Global Testing: Route your local network through an ISP proxy to simulate regional conditions when developing Alexa skills.
The checkout page keeps returning to the error; payment never succeeds.
Log in to Amazon, go to Your Account > Payment Options, and verify your card details. Add a new method if needed.
If you’re on Chrome, try Firefox or the Amazon app. Clear cookies: Settings > Privacy and security> Delete browsing data.
Visit DownDetector and search “Amazon” to see if its servers are down. If so, wait it out—issues typically resolve within hours.
Save multiple payment methods to switch quickly.
Regularly clear your browser cache to avoid stale sessions.
Enable two-factor authentication for account security, reducing login errors.
GeoRestricted Deals: If your order fails due to regional blocking, configure your browser’s proxy plugin to use a GoProxy ISP endpoint in the target country.
Your code fetches Amazon’s “dog” error page instead of the intended product data.
a. Sign up for a reputable proxy provider, like GoProxy, and choose a rotating residential proxy plan(real user IPs).
b. Get your proxy details (IP, port, username, password) from the dashboard.
c. Add it to your script
Basic Setup (Python example)
python
import requests
session = requests.Session()
proxy = "http://user:[email protected]:8000"
session.proxies.update({"http": proxy, "https": proxy})
response = session.get("https://www.amazon.com/dp/B08XYZ")
print(response.status_code)
Headers: Always send realistic headers
python
session.headers.update({
"User-Agent": "Mozilla/5.0 (Windows NT 10.0; Win64; x64)",
"Accept-Language": "en-US,en;q=0.9",
"Referer": "https://www.amazon.com"
})
Add delays between requests, and randomize them to look natural.
python
import time, random
time.sleep(random.uniform(1.5, 4.0))
In your GoProxy dashboard, pick exit nodes by region (e.g., London, New York).
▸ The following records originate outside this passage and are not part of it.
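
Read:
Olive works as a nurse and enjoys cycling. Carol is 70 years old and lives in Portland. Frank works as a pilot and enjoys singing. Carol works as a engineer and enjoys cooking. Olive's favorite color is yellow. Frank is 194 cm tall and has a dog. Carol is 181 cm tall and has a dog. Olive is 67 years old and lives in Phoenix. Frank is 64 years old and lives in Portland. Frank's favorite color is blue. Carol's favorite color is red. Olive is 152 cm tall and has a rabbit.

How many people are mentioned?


People: Frank, Carol, Olive. Count = 3

3


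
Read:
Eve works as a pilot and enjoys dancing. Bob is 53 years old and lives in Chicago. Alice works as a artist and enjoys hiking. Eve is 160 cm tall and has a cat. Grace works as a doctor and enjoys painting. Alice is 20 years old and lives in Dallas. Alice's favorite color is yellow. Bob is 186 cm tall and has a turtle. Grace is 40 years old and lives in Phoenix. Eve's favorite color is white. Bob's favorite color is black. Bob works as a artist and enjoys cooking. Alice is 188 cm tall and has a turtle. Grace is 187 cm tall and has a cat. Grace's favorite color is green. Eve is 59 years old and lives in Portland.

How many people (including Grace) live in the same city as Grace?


Grace lives in Phoenix. Count = 1

1


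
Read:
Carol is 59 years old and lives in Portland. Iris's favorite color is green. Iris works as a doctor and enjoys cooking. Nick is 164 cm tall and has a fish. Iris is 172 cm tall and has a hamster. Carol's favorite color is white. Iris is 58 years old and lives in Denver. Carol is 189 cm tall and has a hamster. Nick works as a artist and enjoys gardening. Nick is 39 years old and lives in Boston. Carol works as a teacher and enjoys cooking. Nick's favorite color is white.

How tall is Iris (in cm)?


Iris is 172 cm tall

172


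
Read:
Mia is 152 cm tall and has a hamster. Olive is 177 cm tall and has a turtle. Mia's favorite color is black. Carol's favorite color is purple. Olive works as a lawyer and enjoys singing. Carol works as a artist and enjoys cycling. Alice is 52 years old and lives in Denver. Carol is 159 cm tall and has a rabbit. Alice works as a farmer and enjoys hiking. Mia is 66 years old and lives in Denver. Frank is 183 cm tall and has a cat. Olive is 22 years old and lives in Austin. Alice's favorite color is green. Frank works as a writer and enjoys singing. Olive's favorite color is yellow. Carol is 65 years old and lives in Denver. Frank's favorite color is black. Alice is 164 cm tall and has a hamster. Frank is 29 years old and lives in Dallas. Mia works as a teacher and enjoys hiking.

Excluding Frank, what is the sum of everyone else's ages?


Sum (excluding Frank): 205

205


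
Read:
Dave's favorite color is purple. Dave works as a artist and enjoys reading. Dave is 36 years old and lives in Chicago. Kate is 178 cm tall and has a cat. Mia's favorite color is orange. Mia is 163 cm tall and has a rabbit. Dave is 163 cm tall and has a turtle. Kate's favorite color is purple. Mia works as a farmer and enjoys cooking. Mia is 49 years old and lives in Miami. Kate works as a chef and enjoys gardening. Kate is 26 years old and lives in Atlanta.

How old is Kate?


Kate is 26 years old

26


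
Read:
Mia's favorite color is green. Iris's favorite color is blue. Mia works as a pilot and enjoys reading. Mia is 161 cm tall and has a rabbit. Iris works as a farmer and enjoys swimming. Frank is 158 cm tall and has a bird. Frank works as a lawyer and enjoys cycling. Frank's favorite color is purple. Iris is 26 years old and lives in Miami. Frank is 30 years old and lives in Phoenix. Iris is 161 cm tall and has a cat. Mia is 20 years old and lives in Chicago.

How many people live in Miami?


Count in Miami: 1

1


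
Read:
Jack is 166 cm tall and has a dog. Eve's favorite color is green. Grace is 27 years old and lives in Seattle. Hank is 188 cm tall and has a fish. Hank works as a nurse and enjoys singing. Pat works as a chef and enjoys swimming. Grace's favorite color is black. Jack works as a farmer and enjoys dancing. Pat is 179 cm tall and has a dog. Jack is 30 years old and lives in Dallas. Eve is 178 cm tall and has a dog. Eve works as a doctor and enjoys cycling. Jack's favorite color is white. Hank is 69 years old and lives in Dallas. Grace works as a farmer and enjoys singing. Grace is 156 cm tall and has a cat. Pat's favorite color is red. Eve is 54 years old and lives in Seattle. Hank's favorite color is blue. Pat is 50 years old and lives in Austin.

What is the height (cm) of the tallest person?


Tallest: Hank at 188 cm

188


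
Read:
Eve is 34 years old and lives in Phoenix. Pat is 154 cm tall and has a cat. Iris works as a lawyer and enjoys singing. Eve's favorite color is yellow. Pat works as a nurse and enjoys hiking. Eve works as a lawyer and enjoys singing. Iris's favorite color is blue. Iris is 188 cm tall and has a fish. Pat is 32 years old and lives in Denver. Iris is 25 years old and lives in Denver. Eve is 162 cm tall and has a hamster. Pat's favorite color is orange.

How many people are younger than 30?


Filter: 1

1


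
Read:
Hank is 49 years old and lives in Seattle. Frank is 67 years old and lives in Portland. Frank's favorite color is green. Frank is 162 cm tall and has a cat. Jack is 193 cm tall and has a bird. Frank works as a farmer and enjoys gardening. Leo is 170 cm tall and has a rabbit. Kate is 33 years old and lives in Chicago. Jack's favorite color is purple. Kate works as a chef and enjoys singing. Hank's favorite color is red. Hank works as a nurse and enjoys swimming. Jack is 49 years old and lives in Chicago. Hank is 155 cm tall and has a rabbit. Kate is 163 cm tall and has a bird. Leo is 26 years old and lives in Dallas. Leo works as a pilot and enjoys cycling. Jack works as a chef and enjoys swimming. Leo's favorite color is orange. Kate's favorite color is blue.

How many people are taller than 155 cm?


Taller than 155: 4

4


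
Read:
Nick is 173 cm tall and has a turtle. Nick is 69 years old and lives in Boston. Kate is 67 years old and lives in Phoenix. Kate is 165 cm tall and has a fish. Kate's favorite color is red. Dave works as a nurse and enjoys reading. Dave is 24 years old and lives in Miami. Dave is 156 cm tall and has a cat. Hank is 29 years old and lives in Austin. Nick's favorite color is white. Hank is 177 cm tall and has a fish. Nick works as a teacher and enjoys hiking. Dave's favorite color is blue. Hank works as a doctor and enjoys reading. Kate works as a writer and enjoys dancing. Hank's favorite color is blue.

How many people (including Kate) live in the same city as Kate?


Kate lives in Phoenix. Count = 1

1


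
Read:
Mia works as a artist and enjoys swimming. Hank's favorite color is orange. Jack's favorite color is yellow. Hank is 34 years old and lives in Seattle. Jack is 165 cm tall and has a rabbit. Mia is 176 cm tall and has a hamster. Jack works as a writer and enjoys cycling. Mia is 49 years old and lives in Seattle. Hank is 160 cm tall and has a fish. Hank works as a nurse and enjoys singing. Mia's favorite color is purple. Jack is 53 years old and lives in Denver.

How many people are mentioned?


People: Hank, Jack, Mia. Count = 3

3


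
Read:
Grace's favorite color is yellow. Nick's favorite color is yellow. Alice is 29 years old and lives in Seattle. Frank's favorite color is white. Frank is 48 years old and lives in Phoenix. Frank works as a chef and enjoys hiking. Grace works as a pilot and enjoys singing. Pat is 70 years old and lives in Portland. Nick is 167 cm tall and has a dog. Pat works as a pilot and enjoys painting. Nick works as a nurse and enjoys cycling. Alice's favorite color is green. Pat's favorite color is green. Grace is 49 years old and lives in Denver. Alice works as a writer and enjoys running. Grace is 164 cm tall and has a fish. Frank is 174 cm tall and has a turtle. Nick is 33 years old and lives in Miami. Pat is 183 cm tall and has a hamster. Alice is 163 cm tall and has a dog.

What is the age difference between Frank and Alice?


|48 - 29| = 19

19


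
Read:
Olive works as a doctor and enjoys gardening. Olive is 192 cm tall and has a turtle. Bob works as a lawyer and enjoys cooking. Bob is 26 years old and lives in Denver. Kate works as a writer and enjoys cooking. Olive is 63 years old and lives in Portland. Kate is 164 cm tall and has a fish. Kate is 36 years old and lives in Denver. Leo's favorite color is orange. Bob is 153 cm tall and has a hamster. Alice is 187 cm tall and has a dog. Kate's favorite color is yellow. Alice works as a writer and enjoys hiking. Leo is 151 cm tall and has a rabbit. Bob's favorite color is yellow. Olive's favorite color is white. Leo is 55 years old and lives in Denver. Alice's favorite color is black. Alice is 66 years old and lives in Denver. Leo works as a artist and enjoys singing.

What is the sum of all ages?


26+36+55+66+63 = 246

246


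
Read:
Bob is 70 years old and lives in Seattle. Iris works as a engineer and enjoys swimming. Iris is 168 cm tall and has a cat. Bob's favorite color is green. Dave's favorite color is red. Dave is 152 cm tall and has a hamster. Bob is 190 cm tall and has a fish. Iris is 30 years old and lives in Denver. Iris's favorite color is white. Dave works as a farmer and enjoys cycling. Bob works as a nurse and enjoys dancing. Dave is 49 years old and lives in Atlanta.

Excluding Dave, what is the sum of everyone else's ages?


Sum (excluding Dave): 100

100


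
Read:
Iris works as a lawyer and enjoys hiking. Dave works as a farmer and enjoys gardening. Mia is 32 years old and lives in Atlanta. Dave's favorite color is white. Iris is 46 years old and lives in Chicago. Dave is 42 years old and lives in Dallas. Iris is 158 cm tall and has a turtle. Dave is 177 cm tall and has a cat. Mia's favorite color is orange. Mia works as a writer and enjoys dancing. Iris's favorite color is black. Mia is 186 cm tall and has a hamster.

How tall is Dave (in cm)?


Dave is 177 cm tall

177


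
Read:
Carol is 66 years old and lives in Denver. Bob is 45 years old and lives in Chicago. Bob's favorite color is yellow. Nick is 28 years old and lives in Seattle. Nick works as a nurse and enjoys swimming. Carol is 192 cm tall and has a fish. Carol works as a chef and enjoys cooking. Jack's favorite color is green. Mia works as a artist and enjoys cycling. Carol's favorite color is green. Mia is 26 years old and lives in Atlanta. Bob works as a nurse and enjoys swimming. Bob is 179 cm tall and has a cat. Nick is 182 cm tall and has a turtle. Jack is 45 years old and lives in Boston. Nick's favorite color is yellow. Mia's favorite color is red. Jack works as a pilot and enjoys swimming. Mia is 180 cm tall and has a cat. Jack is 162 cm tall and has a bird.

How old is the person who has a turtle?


Person with turtle is Nick, age 28

28


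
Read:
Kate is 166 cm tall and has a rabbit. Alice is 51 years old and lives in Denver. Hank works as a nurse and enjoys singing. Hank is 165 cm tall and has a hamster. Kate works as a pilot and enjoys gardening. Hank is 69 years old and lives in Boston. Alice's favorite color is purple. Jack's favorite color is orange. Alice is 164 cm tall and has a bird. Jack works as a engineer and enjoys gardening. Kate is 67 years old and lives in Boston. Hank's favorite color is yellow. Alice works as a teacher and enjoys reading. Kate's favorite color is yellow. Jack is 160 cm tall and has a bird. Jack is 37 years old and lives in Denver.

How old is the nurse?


The nurse is Hank, age 69

69


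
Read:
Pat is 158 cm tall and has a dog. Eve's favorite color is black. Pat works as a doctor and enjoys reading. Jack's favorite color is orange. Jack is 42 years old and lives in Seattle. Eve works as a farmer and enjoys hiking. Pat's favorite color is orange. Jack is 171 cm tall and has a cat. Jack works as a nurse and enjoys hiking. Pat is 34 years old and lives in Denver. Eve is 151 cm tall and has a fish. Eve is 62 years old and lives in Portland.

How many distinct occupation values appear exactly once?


Unique occupation values: 3

3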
Cycle through a list of proxies in code.
If you detect a CAPTCHA form or HTTP 503, trigger an automatic session reset:
python
for _ in range(3):
resp = fetch(url)
if "captcha" not in resp.text.lower():
break
else:
log.error("CAPTCHA triggered")
Rotate IPs every few requests:
python
proxies = [{"http": f"http://user:pass@proxy{i}.goproxy.com:port"} for i in range(5)]
Limit Requests: ≤ 1-2 requests/sec to stay under Amazon’s radar.
Persist Cookies: Store session cookies between runs to maintain continuity.
Session Pools: Keep multiple sessions keyed by proxy IP to avoid repeated logins.
Health Monitoring: Schedule a light heartbeat request every 30 min; alert if > 5% error rate.
1. Run Core Quick-Fixes across all environments.
2. Integrate GoProxy proxies for any automation or geo-specific tasks.
3. Implement rate-limiters and random delays in your scripts.
4. Monitor catch spikes in error rates.
5. Bookmark this guide and revisit Pro Tips when scaling.
With these structured, scenario-specific steps—from basic troubleshooting to advanced proxy integration—you’ll eliminate the “Sorry, Something Went Wrong” error on Amazon once and for all. Fix now!